LaSorda on the record
Chrysler CEO Tom LaSorda has a lot of work to do after the carmaker lost $1.5 billion in the third quarter.
DETROIT (Fortune) -- Chrysler CEO Tom LaSorda has gotten a much-needed vote of confidence from his boss, DaimlerChrysler (Charts) chairman Dieter Zetsche. But LaSorda has a lot of work to do after Chrysler lost $1.5 billion in the third quarter because of overproduction and slumping light truck sales, and it's in the midst of a vast cost-cutting scheme.
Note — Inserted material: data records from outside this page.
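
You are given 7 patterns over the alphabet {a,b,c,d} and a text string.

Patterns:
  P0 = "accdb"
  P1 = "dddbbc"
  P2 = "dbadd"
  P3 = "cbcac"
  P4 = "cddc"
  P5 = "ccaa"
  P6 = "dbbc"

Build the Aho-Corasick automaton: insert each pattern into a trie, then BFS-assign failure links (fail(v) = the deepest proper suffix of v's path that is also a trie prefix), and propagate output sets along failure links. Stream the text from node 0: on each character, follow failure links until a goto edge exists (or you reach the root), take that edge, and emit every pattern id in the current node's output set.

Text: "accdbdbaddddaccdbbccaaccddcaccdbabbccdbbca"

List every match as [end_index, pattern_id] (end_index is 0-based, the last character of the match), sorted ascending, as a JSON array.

Construct AC machine:
Trie (insert patterns):
  n0 'ε': a→1 c→16 d→6
  n1 'a': c→2
  n2 'ac': c→3
  n3 'acc': d→4
  n4 'accd': b→5
  n5 'accdb': ·  [P0 ends]
  n6 'd': b→12 d→7
  n7 'dd': d→8
  n8 'ddd': b→9
  n9 'dddb': b→10
  n10 'dddbb': c→11
  n11 'dddbbc': ·  [P1 ends]
  n12 'db': a→13 b→27
  n13 'dba': d→14
  n14 'dbad': d→15
  n15 'dbadd': ·  [P2 ends]
  n16 'c': b→17 c→24 d→21
  n17 'cb': c→18
  n18 'cbc': a→19
  n19 'cbca': c→20
  n20 'cbcac': ·  [P3 ends]
  n21 'cd': d→22
  n22 'cdd': c→23
  n23 'cddc': ·  [P4 ends]
  n24 'cc': a→25
  n25 'cca': a→26
  n26 'ccaa': ·  [P5 ends]
  n27 'dbb': c→28
  n28 'dbbc': ·  [P6 ends]

BFS fail/out derivation:
  n1('a'): parent n0 fail=0; on 'a' 0 → fail=0;  out ∅∪∅=∅
  n6('d'): parent n0 fail=0; on 'd' 0 → fail=0;  out ∅∪∅=∅
  n16('c'): parent n0 fail=0; on 'c' 0 → fail=0;  out ∅∪∅=∅
  n2('ac'): parent n1 fail=0; on 'c' 0 → fail=16;  out ∅∪∅=∅
  n7('dd'): parent n6 fail=0; on 'd' 0 → fail=6;  out ∅∪∅=∅
  n12('db'): parent n6 fail=0; on 'b' 0 → fail=0;  out ∅∪∅=∅
  n17('cb'): parent n16 fail=0; on 'b' 0 → fail=0;  out ∅∪∅=∅
  n21('cd'): parent n16 fail=0; on 'd' 0 → fail=6;  out ∅∪∅=∅
  n24('cc'): parent n16 fail=0; on 'c' 0 → fail=16;  out ∅∪∅=∅
  n3('acc'): parent n2 fail=16; on 'c' 16 → fail=24;  out ∅∪∅=∅
  n8('ddd'): parent n7 fail=6; on 'd' 6 → fail=7;  out ∅∪∅=∅
  n13('dba'): parent n12 fail=0; on 'a' 0 → fail=1;  out ∅∪∅=∅
  n18('cbc'): parent n17 fail=0; on 'c' 0 → fail=16;  out ∅∪∅=∅
  n22('cdd'): parent n21 fail=6; on 'd' 6 → fail=7;  out ∅∪∅=∅
  n25('cca'): parent n24 fail=16; on 'a' 16→0 → fail=1;  out ∅∪∅=∅
  n27('dbb'): parent n12 fail=0; on 'b' 0 → fail=0;  out ∅∪∅=∅
  n4('accd'): parent n3 fail=24; on 'd' 24→16 → fail=21;  out ∅∪∅=∅
  n9('dddb'): parent n8 fail=7; on 'b' 7→6 → fail=12;  out ∅∪∅=∅
  n14('dbad'): parent n13 fail=1; on 'd' 1→0 → fail=6;  out ∅∪∅=∅
  n19('cbca'): parent n18 fail=16; on 'a' 16→0 → fail=1;  out ∅∪∅=∅
  n23('cddc'): parent n22 fail=7; on 'c' 7→6→0 → fail=16;  out {4}∪∅={4}
  n26('ccaa'): parent n25 fail=1; on 'a' 1→0 → fail=1;  out {5}∪∅={5}
  n28('dbbc'): parent n27 fail=0; on 'c' 0 → fail=16;  out {6}∪∅={6}
  n5('accdb'): parent n4 fail=21; on 'b' 21→6 → fail=12;  out {0}∪∅={0}
  n10('dddbb'): parent n9 fail=12; on 'b' 12 → fail=27;  out ∅∪∅=∅
  n15('dbadd'): parent n14 fail=6; on 'd' 6 → fail=7;  out {2}∪∅={2}
  n20('cbcac'): parent n19 fail=1; on 'c' 1 → fail=2;  out {3}∪∅={3}
  n11('dddbbc'): parent n10 fail=27; on 'c' 27 → fail=28;  out {1}∪{6}={1,6}

Text stream:
[0] read 'a'  n0⇒n1
[1] read 'c'  n1⇒n2
[2] read 'c'  n2⇒n3
[3] read 'd'  n3⇒n4
[4] read 'b'  n4⇒n5  ** P0@[0:4]
[5] read 'd'  n5⇒n6 ·f
[6] read 'b'  n6⇒n12
[7] read 'a'  n12⇒n13
[8] read 'd'  n13⇒n14
[9] read 'd'  n14⇒n15  ** P2@[5:9]
[10] read 'd'  n15⇒n8 ·f
[11] read 'd'  n8⇒n8 ·f
[12] read 'a'  n8⇒n1 ·f
[13] read 'c'  n1⇒n2
[14] read 'c'  n2⇒n3
[15] read 'd'  n3⇒n4
[16] read 'b'  n4⇒n5  ** P0@[12:16]
[17] read 'b'  n5⇒n27 ·f
[18] read 'c'  n27⇒n28  ** P6@[15:18]
[19] read 'c'  n28⇒n24 ·f
[20] read 'a'  n24⇒n25
[21] read 'a'  n25⇒n26  ** P5@[18:21]
[22] read 'c'  n26⇒n2 ·f
[23] read 'c'  n2⇒n3
[24] read 'd'  n3⇒n4
[25] read 'd'  n4⇒n22 ·f
[26] read 'c'  n22⇒n23  ** P4@[23:26]
[27] read 'a'  n23⇒n1 ·f
[28] read 'c'  n1⇒n2
[29] read 'c'  n2⇒n3
[30] read 'd'  n3⇒n4
[31] read 'b'  n4⇒n5  ** P0@[27:31]
[32] read 'a'  n5⇒n13 ·f
[33] read 'b'  n13⇒n0 ·f
[34] read 'b'  n0⇒n0
[35] read 'c'  n0⇒n16
[36] read 'c'  n16⇒n24
[37] read 'd'  n24⇒n21 ·f
[38] read 'b'  n21⇒n12 ·f
[39] read 'b'  n12⇒n27
[40] read 'c'  n27⇒n28  ** P6@[37:40]
[41] read 'a'  n28⇒n1 ·f

All matches (sorted): [[4,0],[9,2],[16,0],[18,6],[21,5],[26,4],[31,0],[40,6]]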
In an interview at the Detroit Auto Show with Fortune's Alex Taylor III, LaSorda talked about Chrysler's excess inventory problems, a deal to produce small cars in China, and the difficulties of competing with Toyota (Charts).
Last year, you produced so many vehicles that the market couldn't absorb that you built some without dealer orders and stacked them up in outdoor parking lots all over Detroit. What have you learned from that experience?
Obviously, I take full responsibility for it. I acted too slow. We really should have done something with our inventory a year ago, even before I took over as CEO, but we'll leave that aside. I took 100,000 units out of production after I took over in the first part of 2006, but it obviously wasn't enough.
My sales plan didn't work in the third quarter. Then I had the relationship issue with the dealers - I really hurt that because of all this. And we've got to win them back. They've got to make money - that's my focus. That's why I took over sales and marketing - I had to make some moves there. And I'm not asking for sympathy from the dealers. I'm saying I messed up. I was responsible for it and I want a chance to earn their respect back.
So even though we ended the year with 538,000 units in inventory, we've got to continue to draw that down over time. So it is going to be tough for the next 30-60 days. We need to stimulate sales, marketing and branding towards the product again. And make sure everything we do from the brand side is aligned with what the dealers do.
I told the advertising guys, it is real simple. You better build my brand equity and bring people to the showroom. I don't care if you ever win an award. The award for me is the dealers are happy, the consumers are buying my cars, they're profitable and I'm profitable. That's all I want.
You are reportedly trying to cut your costs by $1 billion. How's that coming?
We're pretty much looking by the end of February to outline the whole plan. It's got to look at all facets of the business, from revenue to international growth to the typical cost items like right-sizing capacity. I see it pretty wide-spread.
What do you figure your cost disadvantage is vis a vis Toyota?
From a legacy perspective, hourly wages including benefits, we pay about $25 per hour more than Toyota. Then we look at estimates for cost structure and where their margins might be. I figure our cost disadvantage is upwards of three thousand dollars per unit
When you've got the products, you can go after them. If you look at the Jeep Wrangler, for example, we can't make enough of them. Some of the other segments get a little tougher.
You are close to a deal with Chery, a Chinese automaker, to make subcompact B class cars for sale in the U.S. Why are you doing that?
If we get into the small car segment, we have to look at a low-cost production base to do it. Nobody produces B cars in this country. Overall, we see the B-segment as not a big play in the U.S. yet - the market is 230,000-250,000 units. But as a percentage of volume in Canada, Mexico, South America it is very big. And of course in Western Europe, if you look at A, B, and C segments combined, it is almost 50 percent.
There are two segments we are not in - A and B. We're just not even a player in certain areas of the world because we are not there. I'm the only player among the world's top ten producers who isn't in the segment.
We looked at Asia and Europe for production. Some of those partners fell out pretty quick. To arrive at our costs, we looked at what the market was from a pricing perspective. Then we backed out dealer margins. We aren't going to lose money at this. We have to make a profit margin after any incentives or discounting. What we did was take a typically equipped vehicle and find partners who can play in this space. And it had to have the features consumers wanted in radio systems, safety and so on. We had all that quantified.
We looked at other parts of Asia and these ones in China came out the best. Chery can build an assembly plant in 14 to 18 months. A plant over there with 250,000 units of capacity is roughly $250 million to $300 million. Here it is somewhere from $750 million on up.
Zetsche gave you a vote of confidence that must feel pretty good. What's the future of the DaimlerChrysler relationship?
Dieter Zetsche ran this division and people keep forgetting that. I've been with him for the entire six years of the Daimler-Chrysler merger. I've grown with him and been one of his top lieutenants. I think the relationship is solid.